Abstract: Electromagnetic-based wireless technology provides two major advantages to the end user, mobility and freedom from wired medium connectivity. However, it has a major disadvantage that limits high-quality and high-bandwidth service applicability, small product {(bit rate) x (distance)}. As such, the applicability of this technology has been limited to short range access. A wireless technology that delivers very high bandwidth is free space optical or FSO. FSO technology was initially deployed in point-to-point topologies, but recently FSO has become more pervasive in mesh topology, promising better survivability, ultra-high bandwidth and longer reach for communications and data. When FSO is combined with WDM technology, then the transportable bandwidth is yet higher and WDM-FSO becomes suitable to disperse-grid super-computing. In such case, WDM FSO combined with short-distance E-M wireless clusters, allows for a large product {bit rate} x {distance} which can be several orders of magnitude than pure E-M technology. In this talk, we describe the FSO and the WDM technologies as well as the mesh WDM-FSO applicable to communications, data and grid supercomputing, and we make comparisons between EM-based and mesh WDM FSO technologies.

Brief Biography of the Speaker:
Stamatios V. Kartalopoulos, PhD, is currently the Williams Professor in Telecommunications Networking at the University of Oklahoma. His research emphasis is on optical communication networks (FSO, long haul and FTTH), optical technology including optical metamaterials, and optical communications security including quantum cryptography and chaotic functions. Prior to this, he was with Bell Laboratories where he defined, led and managed research and development teams in the areas of DWDM networks, SONET/SDH and ATM, Cross-connects, Switching, Transmission and Access systems. He has received the President’s Award and many awards of Excellence.
He holds nineteen patents in communications networks, and has published more than two hundred scientific papers, ten reference textbooks in advanced fiber optic communications and security, and has contributed several chapters to other books.
He has been an IEEE and a Lucent Technologies Distinguished Lecturer and has lectured at universities, NASA and conferences internationally. He has been keynote speaker of major international conferences, has moderated executive forums, has been a panelist of interdisciplinary panels, and has organized symposia, workshops and sessions at major international communications conferences.
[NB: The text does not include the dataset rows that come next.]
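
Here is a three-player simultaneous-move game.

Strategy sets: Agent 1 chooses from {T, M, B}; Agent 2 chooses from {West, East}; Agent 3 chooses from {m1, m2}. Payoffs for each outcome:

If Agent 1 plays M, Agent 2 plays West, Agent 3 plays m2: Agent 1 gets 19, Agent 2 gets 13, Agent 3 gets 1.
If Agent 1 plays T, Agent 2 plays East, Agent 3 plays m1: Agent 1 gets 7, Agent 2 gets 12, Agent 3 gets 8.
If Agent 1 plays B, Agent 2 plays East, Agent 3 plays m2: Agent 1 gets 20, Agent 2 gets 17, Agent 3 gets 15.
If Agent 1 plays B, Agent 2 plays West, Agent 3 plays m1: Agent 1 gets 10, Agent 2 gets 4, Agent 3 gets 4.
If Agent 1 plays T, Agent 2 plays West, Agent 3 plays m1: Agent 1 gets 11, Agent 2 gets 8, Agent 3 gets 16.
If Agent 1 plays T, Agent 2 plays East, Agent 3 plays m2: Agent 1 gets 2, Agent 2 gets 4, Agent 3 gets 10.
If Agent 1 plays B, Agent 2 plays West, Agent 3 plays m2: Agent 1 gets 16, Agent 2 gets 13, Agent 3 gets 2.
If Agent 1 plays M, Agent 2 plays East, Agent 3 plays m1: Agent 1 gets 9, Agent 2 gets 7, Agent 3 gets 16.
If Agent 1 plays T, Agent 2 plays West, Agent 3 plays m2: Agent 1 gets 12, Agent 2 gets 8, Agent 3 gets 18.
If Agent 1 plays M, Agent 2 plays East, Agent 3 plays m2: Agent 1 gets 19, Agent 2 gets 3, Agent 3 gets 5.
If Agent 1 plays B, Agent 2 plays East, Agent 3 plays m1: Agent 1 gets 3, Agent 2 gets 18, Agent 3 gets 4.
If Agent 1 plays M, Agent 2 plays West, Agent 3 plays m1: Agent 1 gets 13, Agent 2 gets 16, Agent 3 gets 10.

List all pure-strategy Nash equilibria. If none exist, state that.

Agent 1 against (West, m1): payoffs 11, 13, 10 → best response M.
Agent 1 against (West, m2): payoffs 12, 19, 16 → best response M.
Agent 1 against (East, m1): payoffs 7, 9, 3 → best response M.
Agent 1 against (East, m2): payoffs 2, 19, 20 → best response B.
Agent 2 against (T, m1): payoffs 8, 12 → best response East.
Agent 2 against (T, m2): payoffs 8, 4 → best response West.
Agent 2 against (M, m1): payoffs 16, 7 → best response West.
Agent 2 against (M, m2): payoffs 13, 3 → best response West.
Agent 2 against (B, m1): payoffs 4, 18 → best response East.
Agent 2 against (B, m2): payoffs 13, 17 → best response East.
Agent 3 against (T, West): payoffs 16, 18 → best response m2.
Agent 3 against (T, East): payoffs 8, 10 → best response m2.
Agent 3 against (M, West): payoffs 10, 1 → best response m1.
Agent 3 against (M, East): payoffs 16, 5 → best response m1.
Agent 3 against (B, West): payoffs 4, 2 → best response m1.
Agent 3 against (B, East): payoffs 4, 15 → best response m2.
Mutual best responses: (M, West, m1); (B, East, m2).

(M, West, m1), (B, East, m2)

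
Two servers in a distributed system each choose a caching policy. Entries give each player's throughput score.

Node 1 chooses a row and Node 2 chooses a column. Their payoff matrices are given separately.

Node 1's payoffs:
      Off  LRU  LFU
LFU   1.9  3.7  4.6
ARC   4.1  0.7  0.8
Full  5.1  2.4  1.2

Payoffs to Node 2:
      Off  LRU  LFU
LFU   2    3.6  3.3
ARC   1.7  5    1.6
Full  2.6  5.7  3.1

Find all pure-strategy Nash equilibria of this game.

Node 1 against Off: payoffs 1.9, 4.1, 5.1 → best response Full.
Node 1 against LRU: payoffs 3.7, 0.7, 2.4 → best response LFU.
Node 1 against LFU: payoffs 4.6, 0.8, 1.2 → best response LFU.
Node 2 against LFU: payoffs 2, 3.6, 3.3 → best response LRU.
Node 2 against ARC: payoffs 1.7, 5, 1.6 → best response LRU.
Node 2 against Full: payoffs 2.6, 5.7, 3.1 → best response LRU.
Mutual best responses: (LFU, LRU).

Pure NE: (LFU, LRU)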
Dr Kartalopoulos is an IEEE Fellow, chair and founder of the IEEE ComSoc Communications & Information Security Technical Committee, member at large of IEEE New Technologies Directions Committee, series editor of IEEE Press/Wiley, and has served editor-in-chief of IEEE Press, chair of ComSoc Emerging Technologies and of SPCE Technical Committees, Area-editor of IEEE Communications Magazine/Optical Communications, member of IEEE PSPB, and VP of IEEE Computational Intelligence Society.